The Truth Matters: How Fabricating Documents Can Kill A Case
No matter how knowledgeable or skillful your lawyer may be, he or she (like the rest of us) works with what you, as the client, provide. That means that your lawyer will take the good facts you provide, along with the bad, and then give the best advice possible under the circumstances.
Along with a duty of loyalty to you, as the client, your lawyer also has a duty of candor to the Court. This means that your lawyer must always maintain vigilance and ensure that he, as the advocate, and you, as the client, provide truthful and honest testimony (along with authentic documentary evidence) to the Court.
Many people forget that litigation involves presenting a story to the finder of fact. Be it a judge or a jury, your lawyer presents your version of events, your story, to the ultimate party (or parties) responsible for deciding whether you are granted the relief you seek or not. Nothing can kill a case faster than a lack of credibility. And nothing can create a lack of credibility faster than perjurious testimony or fake documents.
It is important in a day and age where the judicial process is attacked from multiple sides to remember that the truth does matter. And it matters most to your judge or jury.

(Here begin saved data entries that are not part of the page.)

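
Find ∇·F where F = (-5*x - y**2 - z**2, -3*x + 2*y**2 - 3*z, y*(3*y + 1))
4*y - 5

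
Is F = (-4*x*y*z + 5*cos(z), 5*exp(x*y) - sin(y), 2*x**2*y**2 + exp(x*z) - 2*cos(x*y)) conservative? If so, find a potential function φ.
No, ∇×F = (2*x*(2*x*y + sin(x*y)), -4*x*y**2 - 4*x*y - 2*y*sin(x*y) - z*exp(x*z) - 5*sin(z), 4*x*z + 5*y*exp(x*y)) ≠ 0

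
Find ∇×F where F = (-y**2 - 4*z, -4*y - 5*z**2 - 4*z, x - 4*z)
(10*z + 4, -5, 2*y)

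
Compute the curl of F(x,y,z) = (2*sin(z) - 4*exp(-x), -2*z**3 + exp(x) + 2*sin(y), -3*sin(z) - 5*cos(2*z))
(6*z**2, 2*cos(z), exp(x))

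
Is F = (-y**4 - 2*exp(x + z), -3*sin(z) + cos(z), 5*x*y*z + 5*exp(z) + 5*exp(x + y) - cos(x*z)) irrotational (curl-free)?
No, ∇×F = (5*x*z + 5*exp(x + y) + sin(z) + 3*cos(z), -5*y*z - z*sin(x*z) - 5*exp(x + y) - 2*exp(x + z), 4*y**3)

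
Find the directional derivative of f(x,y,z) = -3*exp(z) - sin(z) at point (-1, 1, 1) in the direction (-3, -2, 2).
-2*sqrt(17)*(cos(1) + 3*E)/17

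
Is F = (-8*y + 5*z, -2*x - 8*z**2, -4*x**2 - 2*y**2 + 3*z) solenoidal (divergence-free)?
No, ∇·F = 3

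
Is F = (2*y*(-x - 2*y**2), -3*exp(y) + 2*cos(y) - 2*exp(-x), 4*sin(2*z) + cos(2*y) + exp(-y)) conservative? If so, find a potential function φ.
No, ∇×F = (-2*sin(2*y) - exp(-y), 0, 2*x + 12*y**2 + 2*exp(-x)) ≠ 0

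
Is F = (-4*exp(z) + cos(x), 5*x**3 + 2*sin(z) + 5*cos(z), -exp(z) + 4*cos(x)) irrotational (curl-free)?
No, ∇×F = (5*sin(z) - 2*cos(z), -4*exp(z) + 4*sin(x), 15*x**2)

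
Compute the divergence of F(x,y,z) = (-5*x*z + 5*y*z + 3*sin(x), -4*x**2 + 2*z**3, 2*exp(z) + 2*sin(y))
-5*z + 2*exp(z) + 3*cos(x)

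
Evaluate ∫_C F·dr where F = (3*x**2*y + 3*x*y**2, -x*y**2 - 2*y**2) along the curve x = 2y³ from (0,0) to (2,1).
107/10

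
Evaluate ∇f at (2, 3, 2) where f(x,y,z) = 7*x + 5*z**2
(7, 0, 20)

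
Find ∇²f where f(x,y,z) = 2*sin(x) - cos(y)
-2*sin(x) + cos(y)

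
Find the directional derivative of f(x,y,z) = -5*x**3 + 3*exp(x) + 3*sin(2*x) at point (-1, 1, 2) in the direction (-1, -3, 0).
3*sqrt(10)*(-1 - E*(-5 + 2*cos(2)))*exp(-1)/10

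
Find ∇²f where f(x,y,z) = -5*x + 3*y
0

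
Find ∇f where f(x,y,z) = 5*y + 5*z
(0, 5, 5)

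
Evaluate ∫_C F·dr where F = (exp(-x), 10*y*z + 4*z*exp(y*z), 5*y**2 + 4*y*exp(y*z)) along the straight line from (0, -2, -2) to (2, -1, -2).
-4*exp(4) - exp(-2) + 4*exp(2) + 31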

In a recent case, the Andrew M. Schwartz Legal Team was successful in bringing to light the efforts of an opposing party to fabricate documents, mid-litigation, to support what otherwise appeared to be a set of unsupportable claims. The attached Motions (and the fabricated documents identified therein) demonstrate what lengths parties sometimes will go to in order to “win at all costs.” And the attached Order demonstrates the lengths the Court will sometimes go to in order to protect the judicial process, and to ensure that parties who willfully fabricate documents and provide perjurious testimony do not reap the benefit of their misdoings.
Though this result was not one that is typically commonplace in the litigation arena, it does show that actions have consequences, our Courts do not take dishonesty lightly, and the truth still very much matters.